I haven’t found evidence that people celebrated New Year’s Eve in restaurants or hotels much in the 19th century. But in the early 20th century it became a more popular thing to do. Having a reservation at a swanky place conferred status, as the 1912 drawing above is meant to illustrate.

If one dish ruled New Year’s Eve menus in the early 20th century it was roast turkey. It was the main dish at the Techau Tavern, “San Francisco’s Busiest and Handsomest High-Class Café,” shown here in 1909. Turkey with Cranberry Dressing and Chestnut Stuffing was preceded by Toke Point Oysters from Washington, Cream of Chicken Soup, Striped Bass, and Sweetbreads.

Turkey also dominated the 1912 New Year’s Eve menu at The Fern in Scranton PA, “An Eating Place of Refinement and Respectability.” The Fern featured a $1 dinner that was similar but even heftier than the Techau Tavern’s, with Blue Point Oysters, Cream of Chicken Soup, Baked Bluefish, Croustade of Lobster, Tenderloins of Beef, Roast Turkey, Sweetbreads, Banana Fritters, as well as all kinds of vegetables, salad, and pie. The Alt Heidelberg Café in Fort Wayne IN, and Tait’s in San Francisco provided similar menus.

Through the 1920s, it was not hard to find a place where one dollar or a little more would buy an elaborate dinner with an orchestra and dancing. In Seattle WA, New Year’s Eve entertainment at the Hotel Washington Annex included dinner plus a “lady vocalist” and the Whangdoodle Quartet, all for $1.25. The absence of (legal) alcohol in the 1920s did not dim festivities in Chicago nightspots in the Loop or on the South Side, where “handling a flask has never been considered flagrant.”

Despite tight economic times in the 1930s and war in the 1940s – or maybe because of these conditions — Americans showed continuing enthusiasm for celebrating the new year in restaurants and clubs. The repeal of Prohibition at the end of 1933 brought about heightened levels of good cheer. Not even higher prices at the end of 1934 discouraged revelers who paid from $7.50 to $15 per plate in NYC. Yet there were still bargains to be had as the accompanying 1935 menu from Kolb’s in New Orleans shows. Low prices also prevailed in Canton OH where sauerkraut and wieners were traditional.

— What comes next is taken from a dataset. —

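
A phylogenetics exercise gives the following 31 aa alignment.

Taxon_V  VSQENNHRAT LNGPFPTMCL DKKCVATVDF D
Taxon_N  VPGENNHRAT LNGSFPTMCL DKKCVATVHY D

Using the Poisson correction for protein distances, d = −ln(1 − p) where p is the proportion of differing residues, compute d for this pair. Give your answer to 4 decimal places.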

After the war, menus reflected the growing importance of beef on New Year’s Eve – and throughout the year. The 1958 menu at Pike’s Verdugo Oaks in Glendale CA is representative, and not terribly different than menus found throughout the U.S. in later decades. The Raintree Room at the Continental Regency in Peoria IL in 1978, for example, offered beef or lobster, with salad, baked potato or french fries, and the ubiquitous cheesecake for dessert, a standard menu for a restaurant dinner in the last decades of the 20th century.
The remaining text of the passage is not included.